相棒-劇場版-絶体絶命42.195km東京ビッグシティマラソン
わしは、この元になるドラマも観てないし、そもそもドラマのスピンオフの映画というもの自体にまったく興味がないんだが、ひょんなことから観てしまいました(笑)。

結論から言えば、思った以上に面白かった。強引ではあるが物語をぐいぐいと引っ張っていく展開はそれなりにどきどきするし、こういった映画としてはまさに求められているものだと思う。キャラクターもしっかり生かされていてドラマファンも(多分)納得の出来なのではないだろうか。しかし、この映画のすごいところはもっと別のところにある。

それは、テレビ朝日開局50周年記念映画なのに、堂々とテレビ批判を繰り広げてしまっていることだ。最初に殺されるのはテレビキャスターだし、よくこの内容で作れたよなと感心してしまう。

以下、ネタバレあり

観ればすぐ分かるが、この映画が題材としているのは「イラク日本人人質事件」であり、そのときのマスコミをはじめとする自己責任論を振りかざした人質バッシングである。このときの批判(マスコミ、政府、国民)の為になんとストーリーの後半は費やされてしまう。事件の全貌が明らかにされて、あとは話の締めと後日譚ぐらいで終わりかなと思ってから、かなりの時間を費やして、その部分にフォーカスが当たって湿ったドラマが展開するのだが、そのために回収しきれていない疑問がいっぱいあるんですがね。

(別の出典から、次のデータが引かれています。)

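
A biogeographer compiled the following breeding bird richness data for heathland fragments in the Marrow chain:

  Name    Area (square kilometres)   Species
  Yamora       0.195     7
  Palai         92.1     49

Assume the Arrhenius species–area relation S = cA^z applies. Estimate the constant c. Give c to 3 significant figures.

z = ln(S₂/S₁) / ln(A₂/A₁) = ln(49/7) / ln(92.1/0.195) = 1.9459 / 6.1576 = 0.3160
c = S₁ / A₁^z = 7 / 0.195^0.3160 = 7 / 0.5965 = 11.73

11.7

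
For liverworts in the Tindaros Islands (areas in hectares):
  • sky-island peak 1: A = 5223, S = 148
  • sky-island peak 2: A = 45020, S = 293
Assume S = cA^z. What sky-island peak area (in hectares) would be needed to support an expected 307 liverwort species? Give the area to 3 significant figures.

52200 hectares

z = ln(293/148) / ln(45020/5223) = 0.6830 / 2.1540 = 0.3171
c = 148 / 5223^0.3171 = 148 / 15.09 = 9.805
A = (307/9.805)^(1/0.3171) ⇒ ln A = ln(31.31)/0.3171 = 10.8621
A = e^10.8621 ≈ 52160 hectares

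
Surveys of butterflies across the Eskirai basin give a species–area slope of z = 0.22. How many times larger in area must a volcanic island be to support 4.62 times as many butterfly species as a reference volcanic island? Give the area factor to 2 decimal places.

1049.78

(A₂/A₁)^0.22 = 4.62, so A₂/A₁ = 4.62^(1/0.22) = 4.62^4.545
ln(A₂/A₁) = ln 4.62 / 0.22 = 1.5304 / 0.22 = 6.9563
A₂/A₁ = e^6.9563 ≈ 1050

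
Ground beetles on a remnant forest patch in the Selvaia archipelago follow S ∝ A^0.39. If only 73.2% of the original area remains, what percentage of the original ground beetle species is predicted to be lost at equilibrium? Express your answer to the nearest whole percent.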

そもそも先輩はなんで青酸カリのんでぴくぴくしてたのかとか、あんだけ人殺しておいて元総理には殺すふりだけですかとか、そもそもあんな猟奇的な殺しかたしておいて同情はひけないだろうと・・・。

とりあえず、前半を面白く作ってじつは本当にやりたかった後半をむりやり作ってしまったという、監督なのか脚本家なのかわしにはわからないが、きわめてアクロバティックな作られ方をした映画でした。